One commenter suggested that I align next month's goals with what I'm teaching for the month. Ahhh, this is a problem I didn't even mention last time. See, these standards that we're working with to set our goals -- they're first-grade standards. We're teaching second grade material in our mini lessons, and then using our strategy lessons to catch our students up on first grade standards. So what we teach in our mini lessons doesn't align with the goals we're setting for our students, which is a whole other sticking point on this new "goals" issue. We're basically saying to our kids in the mini lesson, "We're teaching you this, now go off and practice, but by the way you've got these three goals to work on that have nothing to do with what you just taught, and we'll probably never meet to review what we just taught anyway." So we're all wondering why our unit checklists don't align with the new standards, but rather with the Teachers College units of study.

And the other issue is that I've been saying for months that the TC units don't align with the lower-level books my students are reading -- you can't really practice "noticing when your characters go on an internal journey" when you're reading D or E or F books and there's one character who's obviously not going on any kind of journey -- and I'm always shot down with, "We're not going to dumb anything down for our kids." In my mind, it's not "dumbing down," it's simply making sure that the strategies and skills I'm teaching them are things they can use at their own level. When I taught them skills for tackling tricky words, that helped them. When I taught them how to retell stories using sequence words, that helped them. When I taught them how to infer by paying attention to the characters' actions and decisions? That did not so much help them. Not because I don't think they're capable of practicing that skill, but because it doesn't apply to the books that they're reading. So I finally got permission to use the first grade checklist with my ELLs, but only with my ELLs, which didn't make that much sense to me because I have some ELL students who are higher level readers than some of my non-ELL students; to me the major issue is with the level of their books, not with their ELL status. But "We're not dumbing anything down for general ed kids!"

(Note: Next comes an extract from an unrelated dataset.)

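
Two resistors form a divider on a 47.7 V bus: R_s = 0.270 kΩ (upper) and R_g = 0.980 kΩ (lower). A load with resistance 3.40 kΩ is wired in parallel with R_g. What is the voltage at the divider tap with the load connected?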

Except that meanwhile, our entire revamping of the literacy block is based off the first grade standards. New York City public school teachers, am I right that you cannot make this stuff up?


Ms. M said...

You can not make this stuff up, and unfortunately this happens all over the city. You are not alone. I guess (somewhat) fortunately for me, when my school tries to pull this kind of stuff, they don't really follow up on it so you can pretty much do what you want anyway.

Cassy said...

I'm an inner city NJ teacher of ELLs here, I can so understand your frustration. After 18 years, I feel the urge to leave - can't of course. But it's too much, and it doesn't make sense. I have to do things that are not helping my kids. Testing, lists, data, more benchmark tests, pre-, mid-year, and post-tests, simulation tests (you know, to get them "used to" state testing) - it never ends, and then they don't even check results, atleast not for my kids, as they're "only ELLs". So, like Ms. M's comment above, sometimes you can do what you know you need to do, and sort of do the other stuff which is a waste of time anyway.